Zygotic gene activation (ZGA) is the process in the earliest stages of animal development when maternal transcription factors activate the expression of the first zygotic genes. In most metazoans, this process is coupled with specification of the three germ layers. In Xenopus, these two processes are initiated by the function of maternal transcription factors (TFs), which are localized in the egg and asymmetrically distributed to different cells of the embryo during cleavage stages. In this thesis, I uncover the combinatorial function of vegetally-localized TFs that are involved in the activation of the endodermal fate.
By gain- and loss-of-function approaches, I elucidate a novel function of the TF Otx1 in specification of the endoderm. Together with the well-known endodermal TF Vegt, Otx1 activates endodermal genes, while inhibiting mesodermal genes in the presumptive endoderm. By chromatin immunoprecipitation followed by qPCR or sequencing, I show that Vegt and Otx1 co-bind in the chromatin with the ubiquitously expressed Foxh1 prior to ZGA. These maternal TFs initiate the emergence of cis-regulatory regions by docking to clusters of consensus DNA binding motifs. The binding of their assembly pre-marks regions of active cis-regulation, which are subsequently decorated with epigenetic enhancer marks and then bound by zygotically-active endodermal TFs.

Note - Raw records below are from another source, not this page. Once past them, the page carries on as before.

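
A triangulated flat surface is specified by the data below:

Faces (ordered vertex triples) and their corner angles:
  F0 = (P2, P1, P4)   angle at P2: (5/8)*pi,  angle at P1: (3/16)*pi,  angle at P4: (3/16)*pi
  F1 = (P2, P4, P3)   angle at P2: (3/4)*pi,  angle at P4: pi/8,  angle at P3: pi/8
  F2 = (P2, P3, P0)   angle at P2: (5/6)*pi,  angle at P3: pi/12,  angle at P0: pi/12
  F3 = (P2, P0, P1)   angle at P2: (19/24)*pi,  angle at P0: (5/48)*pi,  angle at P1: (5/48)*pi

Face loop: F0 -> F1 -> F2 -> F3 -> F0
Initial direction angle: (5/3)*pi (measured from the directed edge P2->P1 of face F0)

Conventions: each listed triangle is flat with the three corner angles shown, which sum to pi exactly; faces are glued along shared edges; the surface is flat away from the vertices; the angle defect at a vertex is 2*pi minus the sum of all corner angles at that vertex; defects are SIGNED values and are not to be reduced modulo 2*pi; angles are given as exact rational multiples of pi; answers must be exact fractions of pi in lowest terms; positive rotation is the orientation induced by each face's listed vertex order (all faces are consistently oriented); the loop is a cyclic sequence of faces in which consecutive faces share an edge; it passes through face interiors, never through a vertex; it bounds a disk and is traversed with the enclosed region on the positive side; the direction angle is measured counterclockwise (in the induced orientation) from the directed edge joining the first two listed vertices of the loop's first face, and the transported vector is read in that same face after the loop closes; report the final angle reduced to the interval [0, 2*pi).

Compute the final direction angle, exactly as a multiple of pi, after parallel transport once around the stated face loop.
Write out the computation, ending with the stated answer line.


enclosed vertex P2: corner angles sum to 3*pi, defect = 2*pi - 3*pi = -pi
holonomy = initial angle + sum of enclosed defects (mod 2*pi), positive in the induced orientation
final angle = (5/3)*pi - pi = (2/3)*pi (mod 2*pi)

Answer: final direction angle = (2/3)*pi


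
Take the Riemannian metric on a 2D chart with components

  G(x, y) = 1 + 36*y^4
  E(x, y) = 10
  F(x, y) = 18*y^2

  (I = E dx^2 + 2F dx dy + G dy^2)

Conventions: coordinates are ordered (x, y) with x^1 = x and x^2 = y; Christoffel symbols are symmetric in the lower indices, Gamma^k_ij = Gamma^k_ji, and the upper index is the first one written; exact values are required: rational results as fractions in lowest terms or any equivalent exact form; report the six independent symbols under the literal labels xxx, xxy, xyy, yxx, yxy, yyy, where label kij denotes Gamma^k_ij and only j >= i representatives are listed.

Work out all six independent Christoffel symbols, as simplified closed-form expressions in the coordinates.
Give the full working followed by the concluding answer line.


E = 10; F = 18*y^2; G = 1 + 36*y^4
Gamma^k_ij = (1/2) g^{kl} (d_i g_jl + d_j g_il - d_l g_ij), with g^inv = (1/(EG-F^2)) [[G, -F], [-F, E]]
first partials: E_x = 0, E_y = 0, F_x = 0, F_y = 36*y, G_x = 0, G_y = 144*y^3
D = EG - F^2 = 10 + 36*y^4
expanded: Gamma^x_xx = (G E_x - 2F F_x + F E_y)/(2D), Gamma^x_xy = (G E_y - F G_x)/(2D), Gamma^x_yy = (2G F_y - G G_x - F G_y)/(2D), Gamma^y_xx = (2E F_x - E E_y - F E_x)/(2D), Gamma^y_xy = (E G_x - F E_y)/(2D), Gamma^y_yy = (E G_y - 2F F_y + F G_x)/(2D); substitute and cancel common factors

Answer: Gamma_xxx = 0, Gamma_xxy = 0, Gamma_xyy = 18*y/(18*y^4 + 5), Gamma_yxx = 0, Gamma_yxy = 0, Gamma_yyy = 36*y^3/(18*y^4 + 5)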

In addition to co-regulation between maternal TFs, by curating evidence to generate the Xenopus endoderm gene regulatory network (GRN), I find evidence that maternal TFs co-regulate downstream target genes with zygotic TFs. Analysis of the Xenopus endodermal GRN suggests that feed-forward loops, where a maternal TF activates a primary zygotic gene encoding a TF, and combinatorially these TFs activate a secondary zygotic gene. From ChIP-seq analysis, the chromatin binding of Vegt and the zygotically active Smad2/3 support this finding. While the functional role of this network motif is unknown, computational modeling suggests that this motif could regulate the multiple waves of zygotic transcription during ZGA.
My findings synthesize the roles of maternal TFs in relation to each other, as well as to the roles of zygotic TFs, using cis-regulatory and gene regulatory network perspectives. The use of multiple approaches provides a broader picture of transcriptional regulation and cell specification during this critical process of ZGA.